Leçon de morale journalistique (Yves)

Publié le par Jean-Marc Pillas

Bonsoir
J'ai regardé votre journal de 20h du 7 septembre et je reste interloqué. D'un côté vous vanter, la probable commercialisation d'avions de guerre Rafale par la France vers le Brésil et de l'autre vous sembler décrier l'industrie nucléaire française. Alors je vous pose la question: quel est votre but ? Quel votre intérêt de journalistes ou pour votre entreprise TF1 ?
Car dois je vous rappeler quelques valeurs fondamentales et humaines pour comparer ces deux fleurons de la technologie française ? D'un côté le Rafale est un engin de guerre destiné à tuer et à détruire, de l'autre les centrales nucléaires sont destinées à améliorer la qualité et le confort de vie de millions de gens en leur apportant l'électricité bon marché et abondante dans tous les foyers.
Il est certain que la sureté nucléaire, la santé des travailleurs et des populations environnantes est un sujet important. Il ne faut pas relacher la surveillance , les contrôles et les exigeances de perfection. Mais votre reportage sur le nucléaire est creux. Tout d'abord vous dites que 50% des sous-traitants vont développer un cancer.
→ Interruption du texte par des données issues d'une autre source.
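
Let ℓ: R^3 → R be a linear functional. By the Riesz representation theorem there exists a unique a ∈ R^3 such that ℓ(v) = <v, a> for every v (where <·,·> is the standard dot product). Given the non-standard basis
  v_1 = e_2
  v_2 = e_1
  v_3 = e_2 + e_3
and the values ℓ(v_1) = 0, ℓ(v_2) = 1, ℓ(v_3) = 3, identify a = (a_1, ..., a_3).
a = (1, 0, 3)

Write a = (a_1, ..., a_3) in the standard basis. For each basis vector v_i, ℓ(v_i) = <v_i, a> is a linear equation in the a_j's. Collect the n equations into a matrix system V a = ℓ, where row i of V is v_i (expressed in the standard basis). Since V is invertible (lower-triangular with 1s on the diagonal, up to permutation), solve by back-substitution:
  V =
[[0, 1, 0],
 [1, 0, 0],
 [0, 1, 1]]
  V a = (0, 1, 3)
Solving gives a = (1, 0, 3).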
Savez vous que 50% des hommes en France développe un cancer ?
Globalement je ne comprends donc pas votre enthousiasme à vanter la vente d'engins de guerre et de l'autre votre empressement à casser maladroitement une industrie, qui certes comporte des risques à maîtriser absolument,  mais qui apporte un bilan écologique, économique, et social très favorable (développement durable !)?
Merci de votre réponse.
Meilleures salutations.
Yves

 

Monsieur,

J’ai le sentiment que vous confondez les notions d’information et de propagande. Informer le public que la France pourrait signer son premier contrat de vente de « Rafales » n’a rien à voir avec la promotion de cet avion. Informer courageusement avec une enquête approfondie (bien loin de la vacuité que vous dénoncez) des risques encourus par les intérimaires de la maintenance nucléaire n’est en rien une remise en cause de l’industrie nucléaire. Ce n’est pas le journaliste qui annonce le chiffre d’un cancer sur deux mais un intérimaire. Je ne sais pas où vous avez trouvé ce chiffre d’un homme sur deux développant un cancer en France, il est complètement farfelu. Je comprends en vous lisant qu’il faudrait taire les conditions de travail des intérimaires du nucléaire afin de ne pas entamer le crédit de cette industrie, ce n’est pas notre conception de l’information.